So, yeah. In the end, there was no way I couldn’t take part in this. It hit me right in the interest. Plus, I have this lovely feeling of belonging. Like I’m in some sort of exclusive clique. An exclusive clique full of frothing madmen, but exclusive nonetheless.
My in-character reasons are a bit different. I am more or less lazily roleplaying an existing character, Alex Mercer, who in a nutshell is an inhuman and ridiculously powerful creature pretending to be human, and failing in some respects. He is kind of a dick and hates, above all else, being controlled.
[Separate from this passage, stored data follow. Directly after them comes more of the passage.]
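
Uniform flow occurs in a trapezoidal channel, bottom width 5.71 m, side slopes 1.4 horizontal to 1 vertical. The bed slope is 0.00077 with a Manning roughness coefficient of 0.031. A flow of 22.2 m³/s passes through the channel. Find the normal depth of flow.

y_n = 2.2 m

Manning's equation rearranged: A R^(2/3) = nQ / (1·√S) = 0.031 × 22.2 / (√0.00077) = 24.8.
At y = 2.63 m: A R^(2/3) = 34.82 — over.
At y = 1.58 m: A R^(2/3) = 13.52 — short.
At y = 2.2 m: A R^(2/3) = 24.84 — close enough.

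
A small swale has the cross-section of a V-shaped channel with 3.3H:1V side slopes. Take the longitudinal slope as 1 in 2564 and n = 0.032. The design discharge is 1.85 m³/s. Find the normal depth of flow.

y_n = 1.16 m

Manning's equation rearranged: A R^(2/3) = nQ / (1·√S) = 0.032 × 1.85 / (√0.00039) = 2.998.
Trying y = 1.42 m: A R^(2/3) = 5.143 — too large.
Trying y = 1.16 m: A R^(2/3) = 2.999 — matches.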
A la my headcanon, he took exception to one of the Masters over a perceived threat and tried to attack him, something which resulted in Mr Hearts driving him out of his mind with a particularly potent Correspondence sigil and walking off, tutting disapprovingly. Alex never really got over this, and he started Seeking on rumors of a dead Master, on hopes that he might discover just how they could be killed. But Seeking warps the mind, and inevitably the whys always take a backseat to the search itself. And when he learned more of what happened to Mr Eaten, it became a lot more personal, because many facets of what happened to Mr Eaten resonated with his own experiences – hunger, betrayal, losing everything that you were.
So… that’s my seven cents. What drives you all to Seek?